Finalement, j’ai choisi d’utiliser la même magecraft que celle qu’il m’avait lancée. Il y eut un éclair, et l’instant d’après, mon attaque avait transpercé la sienne, le frappant de plein fouet et le projetant contre un mur de briques, le fissurant. Bien sûr, j’avais pris soin de me retenir un peu. J’avais conçu l’attaque dans l’intention de lui montrer l’écart important entre nos compétences, mais j’avais veillé à en diminuer la puissance. Il n’y avait aucune chance que quelqu’un qui comptait sur des regalias pour se battre puisse apprendre à s’adapter et à vaincre un adversaire lors d’un combat. Je me suis approché de Barth, qui était tombé au sol. Comme je l’avais pensé, il semblait tout juste s’accrocher à la conscience, mais il n’était pas trop blessé.
« Comment ai-je pu… perdre face à un roturier comme toi ? »
Ah oui, c’est vrai. J’avais presque oublié. Les règles de ce duel étaient que le perdant devait se rendre ou être inconscient.
« Êtes-vous prêt à vous rendre ? »
« Espèce de sale… gosse aux yeux inférieurs ! Qui se rendrait à toi ? ! »
Bon sang. Il aurait dû consacrer une partie de sa fierté à d’autres domaines. Si les humains misaient leur fierté sur des réalisations d’autrui plutôt que leurs réussites personnelles c’en était fini d’eux. Cela dit, je n’étais pas un type déraisonnable. Ce n’était pas la peine de continuer cette farce. Je mettais fin à ce « duel » ici et maintenant.

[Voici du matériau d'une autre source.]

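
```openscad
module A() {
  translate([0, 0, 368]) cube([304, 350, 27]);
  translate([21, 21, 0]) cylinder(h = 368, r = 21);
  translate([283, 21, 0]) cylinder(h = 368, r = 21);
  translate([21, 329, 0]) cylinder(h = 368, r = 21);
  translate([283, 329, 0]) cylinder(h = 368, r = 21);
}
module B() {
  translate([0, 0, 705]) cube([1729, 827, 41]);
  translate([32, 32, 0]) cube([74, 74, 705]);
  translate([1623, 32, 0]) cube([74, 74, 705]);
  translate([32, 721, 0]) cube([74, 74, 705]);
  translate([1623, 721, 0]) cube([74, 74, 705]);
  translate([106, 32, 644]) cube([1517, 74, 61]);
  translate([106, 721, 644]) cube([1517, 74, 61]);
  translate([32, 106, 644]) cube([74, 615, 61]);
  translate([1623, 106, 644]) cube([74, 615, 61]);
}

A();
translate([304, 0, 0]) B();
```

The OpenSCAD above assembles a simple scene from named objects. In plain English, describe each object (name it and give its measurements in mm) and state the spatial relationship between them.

A is a four-legged stool. The seat is a 304×350×27 mm slab whose top surface is at z = 395 mm; four round legs, each 42 mm in diameter, run from the floor (z = 0) to the underside of the seat, each leg's axis is inset half a diameter from the nearest pair of seat edges (so the leg's bounding box is flush with the corner).

B is a table: top 1729 mm (x) × 827 mm (y), 41 mm thick, upper face at z = 746 mm, on four 74×74 mm square legs, each inset 32 mm from the nearest pair of top edges, running from z = 0 to the bottom of the top. Four apron rails, 74 mm thick and 61 mm tall, run between adjacent legs with their top edges flush with the underside of the top and their outer faces flush with the legs' outer faces.

The table is against the stool's +x side, with their −y faces flush.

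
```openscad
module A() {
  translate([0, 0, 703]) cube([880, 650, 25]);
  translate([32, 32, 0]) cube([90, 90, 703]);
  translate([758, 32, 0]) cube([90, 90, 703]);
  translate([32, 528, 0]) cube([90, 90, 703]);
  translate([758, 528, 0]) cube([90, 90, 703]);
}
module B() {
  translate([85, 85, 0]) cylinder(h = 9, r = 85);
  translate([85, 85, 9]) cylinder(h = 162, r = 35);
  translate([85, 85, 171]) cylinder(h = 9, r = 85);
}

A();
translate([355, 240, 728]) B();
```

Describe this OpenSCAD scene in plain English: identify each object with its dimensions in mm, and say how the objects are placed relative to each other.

A is a rectangular dining table. The top is 880×650×25 mm with its upper surface at z = 728 mm. It stands on four 90×90 mm square legs, each inset 32 mm from the nearest pair of top edges, running from the floor to the underside of the top.

B is a spool: two coaxial disc flanges of radius 85 mm and thickness 9 mm, joined by a core cylinder of radius 35 mm and height 162 mm. The lower flange rests on z = 0 and the three cylinders share a vertical axis.

The spool is on top of the table, centred.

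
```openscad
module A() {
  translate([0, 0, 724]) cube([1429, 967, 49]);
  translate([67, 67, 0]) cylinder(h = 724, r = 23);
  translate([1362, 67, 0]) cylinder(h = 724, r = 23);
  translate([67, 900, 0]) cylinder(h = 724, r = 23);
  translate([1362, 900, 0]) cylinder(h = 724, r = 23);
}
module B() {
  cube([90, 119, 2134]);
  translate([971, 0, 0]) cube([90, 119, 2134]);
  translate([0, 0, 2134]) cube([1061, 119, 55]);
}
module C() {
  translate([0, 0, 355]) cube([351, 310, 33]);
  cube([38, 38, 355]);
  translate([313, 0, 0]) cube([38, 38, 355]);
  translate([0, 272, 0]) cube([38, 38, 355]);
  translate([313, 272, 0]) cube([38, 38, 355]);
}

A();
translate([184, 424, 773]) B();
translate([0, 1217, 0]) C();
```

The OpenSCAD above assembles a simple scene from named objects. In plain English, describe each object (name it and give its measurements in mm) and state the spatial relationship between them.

A is a table: top 1429 mm (x) × 967 mm (y), 49 mm thick, upper face at z = 773 mm, on four round legs of 46 mm diameter, each leg's bounding box inset 44 mm from the nearest pair of top edges, running from z = 0 to the bottom of the top.

B is a rectangular door frame: two vertical jambs of 90×119 mm section, 2134 mm tall, with a clear opening 881 mm wide between their inner faces. A header 55 mm tall and 119 mm deep lies on top of the jambs and spans the full outside width.

C is a simple wooden stool: a rectangular seat 351 mm (x) by 310 mm (y), 33 mm thick, top face at z = 388 mm, on four square legs, each 38×38 mm in cross-section. The legs rest on z = 0, each flush with a corner of the seat.

The door frame is on top of the table, centred. The stool is on the floor beside the table on its +y side.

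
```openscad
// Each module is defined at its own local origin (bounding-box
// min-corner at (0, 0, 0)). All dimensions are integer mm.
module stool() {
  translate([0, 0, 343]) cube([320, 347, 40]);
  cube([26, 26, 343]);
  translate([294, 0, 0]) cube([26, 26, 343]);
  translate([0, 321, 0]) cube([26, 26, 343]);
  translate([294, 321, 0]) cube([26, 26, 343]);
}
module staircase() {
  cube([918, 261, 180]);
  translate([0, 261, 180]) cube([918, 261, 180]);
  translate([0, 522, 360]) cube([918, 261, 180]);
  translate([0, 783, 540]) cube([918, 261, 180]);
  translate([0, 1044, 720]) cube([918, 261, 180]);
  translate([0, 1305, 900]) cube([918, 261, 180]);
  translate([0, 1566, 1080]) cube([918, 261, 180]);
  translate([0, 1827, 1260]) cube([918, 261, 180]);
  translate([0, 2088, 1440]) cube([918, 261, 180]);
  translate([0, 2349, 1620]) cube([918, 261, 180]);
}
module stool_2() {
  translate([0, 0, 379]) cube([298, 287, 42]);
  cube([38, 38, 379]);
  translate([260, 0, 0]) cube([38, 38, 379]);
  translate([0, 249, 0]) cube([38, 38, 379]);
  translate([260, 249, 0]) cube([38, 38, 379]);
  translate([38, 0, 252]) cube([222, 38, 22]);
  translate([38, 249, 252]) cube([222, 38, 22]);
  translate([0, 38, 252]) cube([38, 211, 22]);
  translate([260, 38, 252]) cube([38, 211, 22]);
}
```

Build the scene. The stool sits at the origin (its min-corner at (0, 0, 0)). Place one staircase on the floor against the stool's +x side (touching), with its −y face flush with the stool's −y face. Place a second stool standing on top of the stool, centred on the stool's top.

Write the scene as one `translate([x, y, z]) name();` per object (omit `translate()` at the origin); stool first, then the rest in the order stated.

stool();
translate([320, 0, 0]) staircase();
translate([11, 30, 383]) stool_2();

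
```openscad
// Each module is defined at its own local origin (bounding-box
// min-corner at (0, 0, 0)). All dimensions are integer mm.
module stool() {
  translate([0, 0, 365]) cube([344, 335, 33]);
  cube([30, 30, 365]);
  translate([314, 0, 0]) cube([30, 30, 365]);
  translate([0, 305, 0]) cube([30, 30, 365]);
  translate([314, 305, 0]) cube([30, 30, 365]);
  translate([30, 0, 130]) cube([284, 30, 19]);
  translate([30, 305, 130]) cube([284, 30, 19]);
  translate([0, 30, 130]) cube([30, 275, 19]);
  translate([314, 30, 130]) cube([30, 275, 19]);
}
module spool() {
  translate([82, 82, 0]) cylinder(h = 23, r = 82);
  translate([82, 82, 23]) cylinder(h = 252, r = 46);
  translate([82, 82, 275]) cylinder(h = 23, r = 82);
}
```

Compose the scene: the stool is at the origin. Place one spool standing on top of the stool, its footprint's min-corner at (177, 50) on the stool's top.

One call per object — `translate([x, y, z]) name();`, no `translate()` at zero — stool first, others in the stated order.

stool();
translate([177, 50, 398]) spool();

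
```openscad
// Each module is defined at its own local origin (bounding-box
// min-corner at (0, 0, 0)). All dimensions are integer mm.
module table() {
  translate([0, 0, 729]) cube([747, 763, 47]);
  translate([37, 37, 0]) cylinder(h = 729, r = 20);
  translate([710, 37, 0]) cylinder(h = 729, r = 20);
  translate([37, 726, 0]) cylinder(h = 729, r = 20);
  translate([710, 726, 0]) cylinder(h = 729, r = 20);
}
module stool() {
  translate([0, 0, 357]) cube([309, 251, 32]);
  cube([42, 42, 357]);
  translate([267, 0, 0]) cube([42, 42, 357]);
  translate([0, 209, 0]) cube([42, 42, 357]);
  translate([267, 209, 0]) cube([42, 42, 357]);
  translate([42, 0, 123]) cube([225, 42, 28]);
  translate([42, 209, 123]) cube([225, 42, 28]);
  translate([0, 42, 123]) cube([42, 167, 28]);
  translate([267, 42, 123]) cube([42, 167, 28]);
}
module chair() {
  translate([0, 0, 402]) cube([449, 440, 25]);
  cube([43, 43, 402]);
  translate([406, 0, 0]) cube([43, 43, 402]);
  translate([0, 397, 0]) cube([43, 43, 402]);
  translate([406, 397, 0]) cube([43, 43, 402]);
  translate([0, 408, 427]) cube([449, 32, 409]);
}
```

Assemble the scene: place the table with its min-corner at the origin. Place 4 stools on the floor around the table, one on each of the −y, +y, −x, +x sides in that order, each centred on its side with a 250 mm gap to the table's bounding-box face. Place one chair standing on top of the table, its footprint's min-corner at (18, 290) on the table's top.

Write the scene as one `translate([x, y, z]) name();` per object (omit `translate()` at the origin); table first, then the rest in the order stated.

table();
translate([219, -501, 0]) stool();
translate([219, 1013, 0]) stool();
translate([-559, 256, 0]) stool();
translate([997, 256, 0]) stool();
translate([18, 290, 776]) chair();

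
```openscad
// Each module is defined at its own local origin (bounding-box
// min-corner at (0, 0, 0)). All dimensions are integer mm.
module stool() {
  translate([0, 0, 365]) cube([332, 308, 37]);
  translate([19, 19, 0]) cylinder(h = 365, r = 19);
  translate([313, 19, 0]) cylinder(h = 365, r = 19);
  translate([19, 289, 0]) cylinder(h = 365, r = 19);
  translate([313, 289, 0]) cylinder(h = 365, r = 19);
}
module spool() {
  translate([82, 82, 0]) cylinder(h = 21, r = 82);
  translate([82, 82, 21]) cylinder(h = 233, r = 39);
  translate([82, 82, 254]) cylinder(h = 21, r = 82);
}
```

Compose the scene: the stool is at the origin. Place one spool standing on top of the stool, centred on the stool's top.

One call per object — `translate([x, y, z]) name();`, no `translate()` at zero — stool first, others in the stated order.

stool();
translate([84, 72, 402]) spool();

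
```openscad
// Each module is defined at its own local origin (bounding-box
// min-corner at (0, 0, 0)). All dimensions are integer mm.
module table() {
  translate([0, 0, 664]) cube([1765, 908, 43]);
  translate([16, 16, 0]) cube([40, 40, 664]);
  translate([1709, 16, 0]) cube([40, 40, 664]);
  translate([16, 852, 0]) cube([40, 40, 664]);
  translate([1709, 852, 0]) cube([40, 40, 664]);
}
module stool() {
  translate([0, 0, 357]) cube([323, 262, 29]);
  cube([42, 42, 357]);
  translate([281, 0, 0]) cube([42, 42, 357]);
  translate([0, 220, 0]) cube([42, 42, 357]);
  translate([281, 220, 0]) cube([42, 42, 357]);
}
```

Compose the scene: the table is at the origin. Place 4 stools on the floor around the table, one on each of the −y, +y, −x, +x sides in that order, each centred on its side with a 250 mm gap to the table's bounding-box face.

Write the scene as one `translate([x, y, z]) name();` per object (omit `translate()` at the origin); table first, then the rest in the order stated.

table();
translate([721, -512, 0]) stool();
translate([721, 1158, 0]) stool();
translate([-573, 323, 0]) stool();
translate([2015, 323, 0]) stool();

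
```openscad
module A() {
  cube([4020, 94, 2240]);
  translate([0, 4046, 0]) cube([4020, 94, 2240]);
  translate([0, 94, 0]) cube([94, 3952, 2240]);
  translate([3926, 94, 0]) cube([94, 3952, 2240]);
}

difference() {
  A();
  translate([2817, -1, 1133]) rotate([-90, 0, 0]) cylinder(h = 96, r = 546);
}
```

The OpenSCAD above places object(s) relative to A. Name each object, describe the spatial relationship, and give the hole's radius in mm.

The subtracted cylinder has r = 546 mm.

A is a house frame. The house frame has a circular hole through its front wall. The hole's radius is 546 mm.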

Au moment où j’allais avoir pitié de lui, il a hurlé en se cognant à nouveau contre le mur de briques, avant de retomber au sol. J’ai regardé et j’ai vu qu’une personne familière avait apparemment donné le coup de pied qui avait scellé le destin de Barth.
« Euh… Lilith ? Qu’est-ce que tu fais ? »
« Mes excuses, Maître Abel. J’ai vu des déchets qui traînaient et dont il fallait s’occuper. »
Oui, ce n’est pas vraiment ce que je demande. N’était-elle pas employée comme bonne par la famille de ce vieux riche ? J’ai l’impression qu’attaquer son employeur n’est pas la meilleure des idées. Barth toussa douloureusement.
« Lilith… Pourquoi as-tu… »
« Silence. Ne parle plus jamais. Je ne te permettrai pas de salir davantage le nom de Maître Abel. »
Barth recula de peur lorsque Lilith commença à émaner une aura meurtrière. Ne venait-il pas de se confesser à Lilith ?
Son affection s’était transformée en peur ? Cela allait le marquer psychologiquement pour le reste de sa vie.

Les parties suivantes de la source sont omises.